Il Pdl non può tradire il suo leader e i suoi princìpi l'intervento»

Caro Direttore,
è sempre interessante leggere le valutazioni del ministro Quagliariello, al quale non va negata, tra le altre, la virtù della sincerità. Mi riferisco alla conclusione del suo intervento di ieri su Il Giornale, in cui manifesta una intenzione o una disponibilità alla separazione - sua e con ogni probabilità della delegazione governativa - dalla comune casa berlusconiana.
Ma, al di là di questo eventuale esito, emergono tre aspetti a mio avviso non convincenti, o comunque meritevoli di un confronto senza equivoci e senza ipocrisie.
Primo. Il ministro fonda il suo ragionamento su cosa sarebbe accaduto se fosse stata votata la sfiducia al Governo: a suo avviso, si sarebbe determinata una sequenza di ineluttabili sciagure. Premesso che la storia non si scrive con i se e i ma, e premesso che la prospettazione di tutte quelle conseguenze negative è per lo meno opinabile (ma è comprensibile, anche umanamente, che chi sieda al Governo sia più affezionato al mantenimento degli attuali assetti...), non è questo il punto della nostra discussione di oggi. Viene da chiedersi per quale motivo il segretario Alfano non abbia cercato in alcun modo di convincere il presidente Berlusconi e tutto il partito della bontà della sua impostazione, anziché costringere il Pdl ad una inversione di rotta, operata comunque all'insegna della responsabilità, per il bene del Paese e per garantire l'unità del nostro partito. Stare al governo deve avere una finalità e deve rispondere a un progetto politico e Raffaele Fitto lo ha spiegato bene: la questione non è se si sta al governo, ma come ci si sta, e se è stata accettata o meno (io penso proprio di no, se si parla con i nostri elettori) l'idea che noi sembriamo soltanto «ospiti» di una maggioranza di sinistra.
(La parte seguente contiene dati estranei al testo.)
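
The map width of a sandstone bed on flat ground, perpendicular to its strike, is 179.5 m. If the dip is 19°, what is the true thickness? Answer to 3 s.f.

58.4 m

True thickness t = w · sin(dip) = 179.5 × sin 19°
t = 179.5 × 0.3256 = 58.439 m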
Una maggioranza determinata a espellere a tutti i costi dal Senato il nostro leader, a riscrivere la nostra storia con l'inchiostro dell'indegnità politica e morale, e a imporre una linea di politica economica e fiscale diversa se non addirittura opposta a quella che abbiamo presentato ai nostri sostenitori.
Secondo. Che succederà se e quando il Senato, contro un sacro principio costituzionale e contro i pareri di autorevolissimi giuristi, dovesse pronunciare la decadenza di Silvio Berlusconi? Che farà il Pdl, a quel punto? Qualche lacrima di coccodrillo, qualche nota di agenzia, e poi business as usual? Avanti come se nulla fosse?
Terzo. Mentre scrivo queste righe, è in corso il Consiglio dei Ministri chiamato a varare la legge di stabilità. È doveroso leggere i testi finali, e lo faremo ovviamente in queste ore: ma si registra lo sconcerto dinnanzi a indiscrezioni molto poco rassicuranti sia sul fronte della tassazione della casa sia su quello della tassazione del risparmio. Anche qui, che si fa? Tutto normale? Racconteremo a noi stessi e al Paese che non si poteva fare di più, che si è raggiunto un compromesso che va comunque accettato? Sarebbe una scelta profondamente deludente, che marcherebbe ancora di più la nostra subalternità rispetto ai veri «azionisti di maggioranza» del governo Letta.
Infine, il ministro esorta tutti noi a non essere «lealisti senza realismo». Forse è il caso che i ministri si pongano il problema inverso, e cioè quello di non cadere in un realismo poco amico della lealtà. Lealtà verso Berlusconi, verso i nostri elettori, verso i nostri programmi liberali e riformatori in ogni settore, dall'economia alla giustizia.
E, a proposito del nostro presidente, resta un dubbio dopo la lettura delle parole del ministro Quagliariello e la sua prospettiva finale di una separazione.

Davvero, richiamare la centralità di Berlusconi, come facciamo noi lealisti, senza subordinate e senza ipocrisie, non rivela una palese contraddizione? Noi pensiamo che la leadership di Silvio Berlusconi non solo mal si concili con binomi e diarchie ma anche che non possa indurre alcuni nostri autorevoli amici a fare scelte di divisione, nel qual caso, è bene che lo scenario sia chiaro e comprensibile a tutti.